How Rural, Conservative Oklahoma Built the Nation's Best Model for Early Education
Four-year-old John Kaykay is a serious and quiet boy—“my thoughtful one,” his dad calls him. When the official greeters at the front door of the McClure early-childhood center in Tulsa welcome him with their clipboards and electric cheer—“Good morning, John! How are you today?”—he just slowly nods his small chin in their direction. When he gets to Christie Housley’s large, sunny classroom, he focuses intensely on signing in, writing the four letters of his name with a crayon as his dad crouches behind him. When he’s asked the question of the day—“Do you like music?”—he pauses for a minute before putting his magnetic nameplate in the “no” section.
John’s third day of pre-kindergarten will be filled with more questions. Since yesterday was the 20th and tomorrow is the 22nd, what day is today? Can he pick out the card with the number 21 written on it? If the colors go pink, blue, pink, blue, what comes next in the pattern? How many of his friends are in school today?

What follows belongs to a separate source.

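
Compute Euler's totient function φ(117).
72

117 = 3^2 × 13
φ(n) = n × ∏(1 - 1/p) for each prime p dividing n
φ(117) = 117 × (1 - 1/3) × (1 - 1/13) = 72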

Can he think of a word that rhymes with dog?
Historically, Americans have operated on the assumption that kids will just somehow pick up such essentials along the way to “real” school. But, with concerns mounting over rising dropout rates and grim earning prospects for poorly educated Americans, the matter of when and under what circumstances we begin to teach children is of growing importance. Guided by research that shows that most of the wiring for future academic accomplishment happens in the first five years of life, education experts have been exploring how to get our children off to a better, and earlier, start. Many point to France and some of the Scandinavian countries, where almost all three- and four-year-olds participate in good, public preschool.
But the United States has several stalwarts of early education, too. Even with budgetary challenges, Georgia, Arkansas, and West Virginia have all managed to create high-quality pre-kindergarten programs with strong enrollment over the past few years. But it is John Kaykay’s home state, Oklahoma, that offers the single best example of how preschool can work when it’s done well—of how it can elevate its students’ learning, expand the horizons of the educational system, and enhance the entire community.
Despite growing evidence of the benefits of early education, nationwide only 28 percent of four-year-olds are enrolled in public pre-K. Among three-year-olds, a paltry 4 percent are enrolled in a public educational program. The numbers could decrease even more as pre-K falls victim to recessionary belt-tightening. States have already cut $90 million from education for three- and four-year-olds over the past two years. Eleven states provide no program at all.
Oklahoma has bucked the national trend. Seventy-four percent of four-year-olds—more than in any other state—are in high-quality pre-K. Virtually every parent who wants a spot can get one, whether in a public school or in a partner organization, such as Tulsa’s Community Action Project, which runs John Kaykay’s pre-K classroom. The effort has been so thorough and so widely embraced that, in effect, public school in Oklahoma begins at age four.
Even among the states that do well by their preschoolers, Oklahoma is exceptional. On paper, nine states have universal pre--kindergarten, meaning that all four-year-olds are theoretically eligible. But in most of those states, there isn’t nearly enough funding for everyone to enroll. That’s the case in New York, where fewer than half of four-year-olds participate in the “universal” program. Other states do a superb job with enrollment but a poor job of providing the education. Florida, for instance, has the highest percentage of four-year-olds in pre-K programs—76 percent, slightly more than Oklahoma, according to the most recent “State of Preschool” report by the National Institute for Early Education Research. But because Florida doesn’t require its teachers to have a college degree in early education—and because the state spends so little on each child—just $2,422 per child per year, $5,000 less than in Oklahoma—the quality of the program is low.